Les vieux ont la pêche.
Tavernier réalise avec Quai d'Orsay, à 74 ans, son Loup de Wall Street à lui.
Non pas sur le sujet, mais plutôt du point de vue du rythme. Exceptionnel.
Ce film est une explosion. 1h40 qui ne lâchent rien, ou le rythme va crescendo. On se dit bien qu'à un moment le tout va se poser. Mais non. JAMAIS. C'en est limite éprouvant.
Tavernier a officiellement une pêche d'enfer : sa caméra est nerveuse, proche d'un docu (comme avait pu l'être In The Loop), toujours juste, à l’affût de la moindre complicité entre deux comédiens.

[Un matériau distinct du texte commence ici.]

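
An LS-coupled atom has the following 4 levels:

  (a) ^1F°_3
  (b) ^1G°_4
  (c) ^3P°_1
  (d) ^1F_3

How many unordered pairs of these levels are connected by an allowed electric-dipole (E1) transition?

(a)–(b): forbidden (parity).
(a)–(c): forbidden (parity, ΔS, ΔL, ΔJ).
(a)–(d): allowed.
(b)–(c): forbidden (parity, ΔS, ΔL, ΔJ).
(b)–(d): allowed.
(c)–(d): forbidden (ΔS, ΔL, ΔJ).
Allowed pairs: 2 of 6.

2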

Elle parvient à donner une solidité, une constance à ce bordel ambiant, à l'organiser, le chorégraphier, sans jamais être brouillonne à son tour. Nerveux dans le style et dans les déplacements (le film, tourné aux quatre coins du monde), les comédiens s'en donnent véritablement à cœur joie. Tous sont irréprochables et leurs personnages (dont on s'amuse à voir à quels point ils sont inspirés du gouvernement Chirac, dont le film est une entière parodie) sont si caractéristiques et hilarants dans leur genre (Lhermitte et son obsession pour les choses rangées, ses stabilos et le langage avec lequel il ne sait lui même se démener, Arestrup et son calme glacial et son efficacité pourtant unique au travail, Gayet, la pute sadique de service, ou encore Frémont, le grivois aux blagues graveleuses - même un second rôle comme celui de l'excellente Alix Poisson est réussi ! -) qu'on s'identifie totalement au personnage de Raphaël Personnaz, plongé dans ce délire que l'on espère romancé tant il donne à voir une vision pitoyable de la politique française. Pitoyable mais hilarante.
On trouve un véritable repos avec les personnages normaux que sont ceux de Personnaz et Demoustier, soutient vital, loin des tchic et des tchac, du montage frénétique, des cuts acharnés et des téléportations hallucinatoires.